Being that I'm a famous geek-culture Internet celebrity, people send me gifts all the time. Why, just today I walked out of my apartment to find an eye patch, chopsticks, a John Elway coffee mug, and a power supply for a PowerBook 1400cs. Thank you, readers, for your kind gifts!
But not everyone can be a well-known blogger. Take, for example, Paul Hunkin, a Ph.D. student in New Zealand. He set up an Internet bot to randomly buy low-priced stuff, with free shipping, from an online auction site. Paul, you see, likes to get packages. This way, he gets one, on average, every three days.
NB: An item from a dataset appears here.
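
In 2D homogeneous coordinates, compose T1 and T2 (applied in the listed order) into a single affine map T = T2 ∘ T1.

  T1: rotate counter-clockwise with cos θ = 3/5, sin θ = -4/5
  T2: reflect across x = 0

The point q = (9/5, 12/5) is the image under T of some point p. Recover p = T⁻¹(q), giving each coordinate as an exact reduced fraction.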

The bot even tweets what it bought (these watch batteries, for example,) so Paul, and anyone else, can keep track.
The thing was inspired by this wonderful old strip at XKCD, a nerd Web comic that you should be reading if you aren't. A quote from Paul's Web site:
Google didn't reveal anyone doing this already, and after asking a few people, the general opinion was that doing this was a terrible idea that would inevitably end badly. So obviously I had to do it.
Poor life choices are, in my opinion, a mark of disturbed genius. Hunkin's script uses Python, and it gains a dollar a day and runs every evening at 8 p.m. Each time it runs it has a one-in-three chance of purchasing something; that way if it doesn't find anything it likes, it can save up for slightly more pricey items.
Paul includes more tidbits on his Web site, like an overview of the algorithm the bot uses to pick what to buy, but sadly no downloadable source code.
Paul, if you're reading this, please make it available. More people, including Yours Truly, want to get random packages. And really, this could help out the global economy, don't you think?